求職者は近年最少 福祉の就職相談会

福祉職を目指す若者らを対象にした就職相談会が10日、田辺市文里のガーデンホテル・ハナヨアリーナで開かれた。来場者は80人で、近年では最も少なかった。雇用全体で「売り手市場」の状況にあり、一般企業など福祉職以外に就職先を決める学生が多いことなどが要因とみられる。


紀南福祉人材バンクが、福祉の現場への就職を応援しようと1998年から年2回、夏と冬に相談会を開いている。


来場者数と参加施設数を夏の開催で見ると、2006年が156人と28施設、05年133人33施設、04年144人29施設、03年158人27施設だった。

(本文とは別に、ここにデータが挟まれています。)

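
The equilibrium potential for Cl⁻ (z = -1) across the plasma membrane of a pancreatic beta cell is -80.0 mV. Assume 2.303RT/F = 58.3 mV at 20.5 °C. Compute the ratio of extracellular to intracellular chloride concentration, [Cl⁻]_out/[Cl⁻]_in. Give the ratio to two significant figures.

24

log₁₀([out]/[in]) = E·z/(58.3) = -80.0 × -1 / 58.3 = 1.3722
[out]/[in] = 10^(1.3722) = 23.56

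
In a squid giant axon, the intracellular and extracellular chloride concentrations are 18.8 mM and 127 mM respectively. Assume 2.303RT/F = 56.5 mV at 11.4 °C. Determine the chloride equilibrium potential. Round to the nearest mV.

-47 mV

E = (56.5/z) · log₁₀([Cl⁻]_out/[Cl⁻]_in) with z = -1.
For an anion, dividing by z = -1 reverses the sign.
= (56.5/-1) · log₁₀(127/18.8) = -56.50 · log₁₀(6.755)
= -56.50 · (0.8296) = -46.87 mV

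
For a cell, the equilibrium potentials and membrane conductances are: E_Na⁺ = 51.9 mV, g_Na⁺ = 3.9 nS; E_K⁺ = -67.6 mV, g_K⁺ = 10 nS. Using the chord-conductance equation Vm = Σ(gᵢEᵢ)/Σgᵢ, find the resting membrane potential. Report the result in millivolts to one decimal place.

Σ gᵢEᵢ = 3.9·(51.9) + 10·(-67.6) = -473.59
Σ gᵢ = 3.9 + 10 = 13.9
Vm = -473.59 / 13.9 = -34.07 mV

-34.1 mV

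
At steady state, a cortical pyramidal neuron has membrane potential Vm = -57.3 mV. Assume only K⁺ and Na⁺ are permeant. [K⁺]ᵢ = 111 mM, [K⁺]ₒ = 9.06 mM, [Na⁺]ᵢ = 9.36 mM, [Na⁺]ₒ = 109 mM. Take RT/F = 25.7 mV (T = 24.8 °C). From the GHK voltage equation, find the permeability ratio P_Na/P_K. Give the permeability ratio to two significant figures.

Let α = P_Na/P_K. GHK: Vm = 25.7·ln[(Kₒ + α·Naₒ)/(Kᵢ + α·Naᵢ)].
e^(Vm/25.7) = e^(-57.3/25.7) = 0.10757
So 0.10757·(Kᵢ + α·Naᵢ) = Kₒ + α·Naₒ → α = (0.10757·111.0 − 9.06) / (109.0 − 0.10757·9.36)
α = (11.94 − 9.06) / (109.0 − 1.007) = 2.881/108 = 0.02668

0.027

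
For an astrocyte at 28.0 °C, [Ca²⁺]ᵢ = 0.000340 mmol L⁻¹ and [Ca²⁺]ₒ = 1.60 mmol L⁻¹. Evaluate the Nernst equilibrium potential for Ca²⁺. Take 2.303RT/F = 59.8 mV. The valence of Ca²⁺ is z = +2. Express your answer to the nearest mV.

110 mV

E = (59.8/z) · log₁₀([Ca²⁺]_out/[Ca²⁺]_in) with z = +2.
= (59.8/2) · log₁₀(1.60/0.000340) = 29.90 · log₁₀(4706)
= 29.90 · (3.6726) = 109.81 mV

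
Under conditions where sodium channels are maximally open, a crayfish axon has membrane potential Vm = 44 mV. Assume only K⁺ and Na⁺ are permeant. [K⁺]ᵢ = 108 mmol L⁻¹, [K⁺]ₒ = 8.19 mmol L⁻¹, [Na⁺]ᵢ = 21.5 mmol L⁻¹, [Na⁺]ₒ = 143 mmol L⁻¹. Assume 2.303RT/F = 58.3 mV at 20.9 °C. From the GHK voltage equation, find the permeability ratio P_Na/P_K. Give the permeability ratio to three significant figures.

Let α = P_Na/P_K. GHK: Vm = 58.3·log₁₀[(Kₒ + α·Naₒ)/(Kᵢ + α·Naᵢ)].
10^(Vm/58.3) = 10^(44.0/58.3) = 5.6848
So 5.6848·(Kᵢ + α·Naᵢ) = Kₒ + α·Naₒ → α = (5.6848·108.0 − 8.19) / (143.0 − 5.6848·21.5)
α = (614 − 8.19) / (143.0 − 122.2) = 605.8/20.78 = 29.16

29.2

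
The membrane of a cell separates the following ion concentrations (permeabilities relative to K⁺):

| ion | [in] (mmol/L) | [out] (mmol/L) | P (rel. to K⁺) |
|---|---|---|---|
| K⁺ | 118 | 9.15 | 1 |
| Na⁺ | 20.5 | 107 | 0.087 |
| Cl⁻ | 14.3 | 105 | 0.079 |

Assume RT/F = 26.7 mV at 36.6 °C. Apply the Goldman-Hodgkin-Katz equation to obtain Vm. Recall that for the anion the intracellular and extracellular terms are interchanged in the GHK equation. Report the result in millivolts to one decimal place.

-50.1 mV

Vm = 26.7 · ln[(Σ P·[cation]ₒ + Σ P·[anion]ᵢ) / (Σ P·[cation]ᵢ + Σ P·[anion]ₒ)]
Numerator = 1×9.15 + 0.087×107 + 0.079×14.3 = 19.59
Denominator = 1×118 + 0.087×20.5 + 0.079×105 = 128.1
Vm = 26.7 · ln(0.15294) = 26.7 × (-1.8777) = -50.13 mV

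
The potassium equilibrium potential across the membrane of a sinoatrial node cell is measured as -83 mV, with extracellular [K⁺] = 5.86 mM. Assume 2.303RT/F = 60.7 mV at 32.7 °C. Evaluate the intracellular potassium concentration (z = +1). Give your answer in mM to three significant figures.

Nernst: E = (60.7/1) · log₁₀([out]/[in]), so log₁₀([out]/[in]) = -83.0 × 1 / 60.7 = -1.3674.
[out]/[in] = 10^(-1.3674) = 0.04292.
[in] = 5.86 / 0.04292 = 136.5 mM.

137 mM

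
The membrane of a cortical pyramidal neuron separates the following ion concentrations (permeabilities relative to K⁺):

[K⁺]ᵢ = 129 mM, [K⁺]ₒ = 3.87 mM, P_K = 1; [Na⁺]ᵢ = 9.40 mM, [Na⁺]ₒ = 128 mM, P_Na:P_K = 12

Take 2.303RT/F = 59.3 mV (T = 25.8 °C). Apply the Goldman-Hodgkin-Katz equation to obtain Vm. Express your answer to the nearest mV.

48 mV

Vm = 59.3 · log₁₀[(Σ P·[cation]ₒ + Σ P·[anion]ᵢ) / (Σ P·[cation]ᵢ + Σ P·[anion]ₒ)]
Numerator = 1×3.87 + 12×128 = 1540
Denominator = 1×129 + 12×9.40 = 241.8
Vm = 59.3 · log₁₀(6.3684) = 59.3 × (0.8040) = 47.68 mV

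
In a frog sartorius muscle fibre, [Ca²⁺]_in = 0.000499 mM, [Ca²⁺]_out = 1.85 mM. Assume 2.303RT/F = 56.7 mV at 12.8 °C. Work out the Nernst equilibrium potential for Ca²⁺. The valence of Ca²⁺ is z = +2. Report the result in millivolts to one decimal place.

101.2 mV

E = (56.7/z) · log₁₀([Ca²⁺]_out/[Ca²⁺]_in) with z = +2.
= (56.7/2) · log₁₀(1.85/0.000499) = 28.35 · log₁₀(3707)
= 28.35 · (3.5691) = 101.18 mV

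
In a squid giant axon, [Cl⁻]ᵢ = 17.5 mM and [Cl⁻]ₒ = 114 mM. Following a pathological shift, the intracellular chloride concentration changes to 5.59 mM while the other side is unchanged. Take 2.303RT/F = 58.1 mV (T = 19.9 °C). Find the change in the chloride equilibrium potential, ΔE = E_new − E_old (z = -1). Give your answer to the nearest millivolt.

E_old = (58.1/-1)·log₁₀(114/17.5) = -47.29 mV
E_new = (58.1/-1)·log₁₀(114/5.59) = -76.08 mV
ΔE = -76.08 − (-47.29) = -28.80 mV

-29 mV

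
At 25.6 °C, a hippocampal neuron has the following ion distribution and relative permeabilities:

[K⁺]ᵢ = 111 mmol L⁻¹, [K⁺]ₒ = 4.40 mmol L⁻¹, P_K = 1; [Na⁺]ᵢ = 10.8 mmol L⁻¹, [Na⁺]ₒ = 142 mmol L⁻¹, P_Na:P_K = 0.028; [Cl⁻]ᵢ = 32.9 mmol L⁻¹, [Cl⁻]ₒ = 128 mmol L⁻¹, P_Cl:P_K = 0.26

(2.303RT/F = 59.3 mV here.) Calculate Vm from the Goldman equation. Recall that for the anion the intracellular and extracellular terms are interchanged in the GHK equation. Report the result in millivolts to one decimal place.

Vm = 59.3 · log₁₀[(Σ P·[cation]ₒ + Σ P·[anion]ᵢ) / (Σ P·[cation]ᵢ + Σ P·[anion]ₒ)]
Numerator = 1×4.40 + 0.028×142 + 0.26×32.9 = 16.93
Denominator = 1×111 + 0.028×10.8 + 0.26×128 = 144.6
Vm = 59.3 · log₁₀(0.1171) = 59.3 × (-0.9315) = -55.24 mV

-55.2 mV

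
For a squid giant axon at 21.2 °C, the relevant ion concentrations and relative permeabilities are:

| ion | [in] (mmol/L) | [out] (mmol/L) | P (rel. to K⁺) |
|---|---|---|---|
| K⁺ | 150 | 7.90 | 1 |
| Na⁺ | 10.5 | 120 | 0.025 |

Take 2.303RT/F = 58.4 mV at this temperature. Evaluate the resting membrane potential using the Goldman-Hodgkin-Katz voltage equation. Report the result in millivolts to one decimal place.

-66.5 mV

Vm = 58.4 · log₁₀[(Σ P·[cation]ₒ + Σ P·[anion]ᵢ) / (Σ P·[cation]ᵢ + Σ P·[anion]ₒ)]
Numerator = 1×7.90 + 0.025×120 = 10.9
Denominator = 1×150 + 0.025×10.5 = 150.3
Vm = 58.4 · log₁₀(0.07254) = 58.4 × (-1.1394) = -66.54 mV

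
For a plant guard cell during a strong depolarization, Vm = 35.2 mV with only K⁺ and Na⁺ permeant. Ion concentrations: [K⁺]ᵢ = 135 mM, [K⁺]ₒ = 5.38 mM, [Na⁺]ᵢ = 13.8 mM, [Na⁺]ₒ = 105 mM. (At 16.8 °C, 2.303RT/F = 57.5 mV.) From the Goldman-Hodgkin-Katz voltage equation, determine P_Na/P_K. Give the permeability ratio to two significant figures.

11

Let α = P_Na/P_K. GHK: Vm = 57.5·log₁₀[(Kₒ + α·Naₒ)/(Kᵢ + α·Naᵢ)].
10^(Vm/57.5) = 10^(35.2/57.5) = 4.0942
So 4.0942·(Kᵢ + α·Naᵢ) = Kₒ + α·Naₒ → α = (4.0942·135.0 − 5.38) / (105.0 − 4.0942·13.8)
α = (552.7 − 5.38) / (105.0 − 56.5) = 547.3/48.5 = 11.29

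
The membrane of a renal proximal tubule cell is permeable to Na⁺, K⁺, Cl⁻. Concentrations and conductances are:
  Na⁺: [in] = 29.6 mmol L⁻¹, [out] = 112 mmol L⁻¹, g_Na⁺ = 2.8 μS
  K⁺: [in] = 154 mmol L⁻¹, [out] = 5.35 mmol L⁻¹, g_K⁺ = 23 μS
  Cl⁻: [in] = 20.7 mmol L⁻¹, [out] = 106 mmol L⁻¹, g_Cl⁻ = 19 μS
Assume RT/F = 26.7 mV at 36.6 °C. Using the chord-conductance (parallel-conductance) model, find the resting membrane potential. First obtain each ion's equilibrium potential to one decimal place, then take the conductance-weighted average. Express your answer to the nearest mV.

E_Na⁺ = (26.7/1)·ln(112/29.6) = 35.5 mV
E_K⁺ = (26.7/1)·ln(5.35/154) = -89.7 mV
E_Cl⁻ = (26.7/-1)·ln(106/20.7) = -43.6 mV
Vm = (Σ gᵢEᵢ)/(Σ gᵢ) = (2.8·35.5 + 23·-89.7 + 19·-43.6) / (2.8 + 23 + 19)
= -2792.10 / 44.8 = -62.32 mV

-62 mV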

求人側は今回、県内の障害者施設や老人ホームなど30施設が参加した。会場内には、各施設の担当者と求職者が直接面談するコーナーが設けられた。来春に卒業を控えたスーツ姿の学生らは資料を眺めたり、真剣な面持ちで面談に臨んだりした。


人材バンクによると、欠員が出たり、事業拡張で増員の必要があったりした場合に募集する福祉施設が多く、一般企業のような定期採用はほとんどない状態という。介護職や看護職など専門職に対する要望は高いが、求職者の希望に合わないケースもみられる。


福祉関係の大学に通う男性(21)は「高齢化が進んでいるので、介護の現場で活躍したい」、同じく福祉系の大学に通う女性(22)は「戻ってきてほしいという親の希望もあり、地元で開かれた相談会に参加した。正職員として働きたいが、パートの求人が多い点に少し考えさせられる」と話した。


4月に社会福祉士の資格を取得した女性(24)は「資格を生かせる仕事に就きたいが、介護福祉士の募集はあっても、社会福祉士の受け皿は大阪などに比べたら少なく、地域格差を感じる」と残念がった。


参加施設の一つは「欠員があれば、職員を募集する形態で、限られた運営費では定期的な雇用は難しい」と話した。